Genetik und Generationen: Warum sie so unterschiedlich sind
Eines der größten Probleme der Rasse ist die Vorhersehbarkeit. Um zu verstehen, wie sich ein Welpe entwickeln wird, muss man die Genetik der Generationen verstehen. Es ist nicht einfach nur eine Mischung aus Labrador Retriever und Großpudel, es ist eine komplexe Gen-Mathematik.
| Generation | Bedeutung | Eigenschaften von Fell und Haaren |
|---|---|---|
| F1 | 50% Labrador + 50% Pudel | Die erste Kreuzung. Welpen können jeden Felltyp haben (von drahtig bis weich). Das Risiko zu haaren ist hoch. Die Gesundheit ist dank des Heterosis-Effekts meist robust. |
| F1b | 75% Pudel + 25% Labrador | Rückkreuzung (F1 + Pudel). Der beliebteste Typ für Allergiker. Das Fell ist häufiger lockig und haart fast nicht. |
| F2 | F1 + F1 | Die zweite Generation. Die unberechenbarsten Welpen. In einem Wurf können haarende Labradore und lockige Pudel sein. |
| Multigen | F3 und weiter | Mehrgenerationen-Kreuzungen. Genau das streben Züchter von Australischen Labradoodles an, um die Rasse zu stabilisieren. |
Das Aussehen: Ein Standard, den es (fast) nicht gibt

Der Labradoodle ist ein Überraschungspaket, wenn es um die frühen Generationen (F1) geht. Die Australian Labradoodle Association (ALA) hat jedoch bereits klare Kriterien für den „Australian Cobberdog“ oder den reinrassigen australischen Labradoodle entwickelt.
Felltypen
- Hair (Haar): Glatt oder leicht gewellt, erinnert an das Fell des Labradors, ist aber länger. Haart oft und hat den typischen „Hundegeruch“. Für Allergiker der am wenigsten geeignete Typ.
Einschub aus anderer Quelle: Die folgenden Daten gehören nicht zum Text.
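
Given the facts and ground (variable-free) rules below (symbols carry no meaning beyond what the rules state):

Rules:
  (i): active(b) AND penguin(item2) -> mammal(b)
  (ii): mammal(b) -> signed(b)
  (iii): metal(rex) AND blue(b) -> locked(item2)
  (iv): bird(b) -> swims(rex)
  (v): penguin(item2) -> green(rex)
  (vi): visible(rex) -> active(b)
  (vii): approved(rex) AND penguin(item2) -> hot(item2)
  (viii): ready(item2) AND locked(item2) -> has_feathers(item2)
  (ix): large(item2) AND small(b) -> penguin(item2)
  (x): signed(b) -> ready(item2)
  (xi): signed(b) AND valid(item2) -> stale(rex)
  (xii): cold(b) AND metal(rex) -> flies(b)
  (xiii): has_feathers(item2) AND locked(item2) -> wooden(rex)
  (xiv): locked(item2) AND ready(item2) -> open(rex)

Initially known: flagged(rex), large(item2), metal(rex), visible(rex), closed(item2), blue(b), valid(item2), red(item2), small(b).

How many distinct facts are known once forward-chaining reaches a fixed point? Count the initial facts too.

20

Round 1: (iii) [metal(rex) AND blue(b) -> locked(item2)]; (vi) [visible(rex) -> active(b)]; (ix) [large(item2) AND small(b) -> penguin(item2)]. New: locked(item2), active(b), penguin(item2).
Round 2: (i) [active(b) AND penguin(item2) -> mammal(b)]; (v) [penguin(item2) -> green(rex)]. New: mammal(b), green(rex).
Round 3: (ii) [mammal(b) -> signed(b)]. New: signed(b).
Round 4: (x) [signed(b) -> ready(item2)]; (xi) [signed(b) AND valid(item2) -> stale(rex)]. New: ready(item2), stale(rex).
Round 5: (viii) [ready(item2) AND locked(item2) -> has_feathers(item2)]; (xiv) [locked(item2) AND ready(item2) -> open(rex)]. New: has_feathers(item2), open(rex).
Round 6: (xiii) [has_feathers(item2) AND locked(item2) -> wooden(rex)]. New: wooden(rex).
Closure: {active(b), blue(b), closed(item2), flagged(rex), green(rex), has_feathers(item2), large(item2), locked(item2), mammal(b), metal(rex), open(rex), penguin(item2), ready(item2), red(item2), signed(b), small(b), stale(rex), valid(item2), visible(rex), wooden(rex)} — 20 facts.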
- Fleece (Vlies): Weich, seidig, gewellt oder mit großen Locken. Erinnert an das Vlies einer Angoraziege. Haart fast nicht und gilt als „Goldstandard“.
- Wool (Wolle): Dicht, fest, fein gelockt (wie beim Pudel). Am stärksten hypoallergen, erfordert aber regelmäßiges Scheren, da es zu Verfilzungen neigt.
Größenvarianten
Je nachdem, ob ein Zwerg-, Klein- oder Großpudel für die Zucht verwendet wurde, werden Labradoodles in drei Kategorien unterteilt:
| Größe | Schulterhöhe (cm) | Gewicht (kg) |
|---|---|---|
| Mini (Miniature) | 35 – 42 cm | 7 – 13 kg |
| Medium (Mittel) | 43 – 52 cm | 13 – 20 kg |
| Standard (Groß) | 53 – 63 cm | 23 – 30+ kg |
Temperament und Verhalten: Die perfekte Balance?
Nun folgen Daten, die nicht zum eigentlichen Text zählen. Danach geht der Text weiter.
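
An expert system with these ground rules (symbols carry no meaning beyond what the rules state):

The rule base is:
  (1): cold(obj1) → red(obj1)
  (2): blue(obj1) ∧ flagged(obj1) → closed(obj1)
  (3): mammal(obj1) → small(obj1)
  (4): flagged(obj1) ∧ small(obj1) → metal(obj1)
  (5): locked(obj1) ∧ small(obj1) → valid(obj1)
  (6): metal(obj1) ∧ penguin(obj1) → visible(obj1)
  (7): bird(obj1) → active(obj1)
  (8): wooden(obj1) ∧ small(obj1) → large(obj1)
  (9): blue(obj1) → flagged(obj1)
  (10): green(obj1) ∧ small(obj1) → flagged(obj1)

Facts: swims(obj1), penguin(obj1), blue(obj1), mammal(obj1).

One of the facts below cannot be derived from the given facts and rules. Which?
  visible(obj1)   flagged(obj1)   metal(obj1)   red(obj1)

Round 1 — (3), (9), derive small(obj1), flagged(obj1).
Round 2 — (2), (4), derive closed(obj1), metal(obj1).
Round 3 — (6), derive visible(obj1).
Derived: metal(obj1) (round 2), visible(obj1) (round 3), flagged(obj1) (round 1). red(obj1) never appears in any round.

red(obj1)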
Der größte Schatz des Labradoodles ist sein Charakter. Es sind Hunde mit einer extrem hohen emotionalen Intelligenz. Sie spüren intuitiv die Stimmung ihres Besitzers, was sie zu idealen Therapiehunden macht. Vom Labrador haben sie das Fehlen von Aggression und die Liebe zu allem Lebendigen geerbt, vom Pudel die Cleverness und die schnelle Auffassungsgabe.
Zukünftige Besitzer sollten jedoch wissen: Dies ist kein „Sofakissen“. Der Labradoodle ist ein aktiver, energiegeladener Hund. Wenn Sie ihm keine Auslastung bieten, wird seine Intelligenz darauf verwendet werden, die Wohnung zu zerlegen. Sie ertragen Einsamkeit schlecht und können unter Trennungsangst leiden.
Besonderheiten bei Erziehung und Training

Viele glauben fälschlicherweise, dass ein „kluger Hund“ bedeutet, dass er sich „von selbst erzieht“. Das stimmt nicht. Die hohe Intelligenz des Labradoodles bedeutet, dass er sich schlechte Angewohnheiten genauso schnell merkt wie gute.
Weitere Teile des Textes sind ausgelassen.